Advent IM HMG accreditation concepts training

Generic Online Safety Tips

  1. Online Banking – Always start at your bank’s homepage as they’ll never send you a link to an online banking login screen. A secure web page is normally indicated by a padlock in the web address bar along with the website address start with ‘https’.  Should you have any concerns that feel free to click on the padlock as this will verify the webpage’s authenticity and validity period.
  1. Email Hyperlinks – If you’re unsure as to where a hyperlink in an email is taking you, don’t click it! It is highly likely that you’ll be taken to a site that you weren’t expecting and more importantly that you’ll be potentially opening yourself up to more Spam email.
  1. Personal Information – Do not give out personal information unless it is absolutely necessary, alot of the time companies request your information for legitimate reasons however; some companies also sell on your details to Spam emailers or similar cold calling agencies so beware, always read the small print carefully and ensure that you tick or untick the relevant boxes.
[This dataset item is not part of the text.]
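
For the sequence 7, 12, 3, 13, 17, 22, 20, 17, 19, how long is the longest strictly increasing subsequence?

Let dp[i] be the longest increasing subsequence ending at position i. Then dp = [1, 2, 1, 3, 4, 5, 5, 4, 5].
The maximum is 5; one witness is 7, 12, 13, 17, 22 at positions 1,2,4,5,6.

5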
  1. Untrusted Open WiFi – There are hundreds if not thousands of free WiFi access points around the UK and although they are relatively safe to use for internet browsing they are certainly not safe for doing any form of internet banking etc. It is true to say that when you open up a secure web browsing page you are communicating with your bank but what you may not be aware of is how you are getting to that secure web page.  It is highly likely/probable that the free WiFi access point you are using has been infiltrated by a man-in-the-middle attack or is actually a ‘spoof’ WiFi point.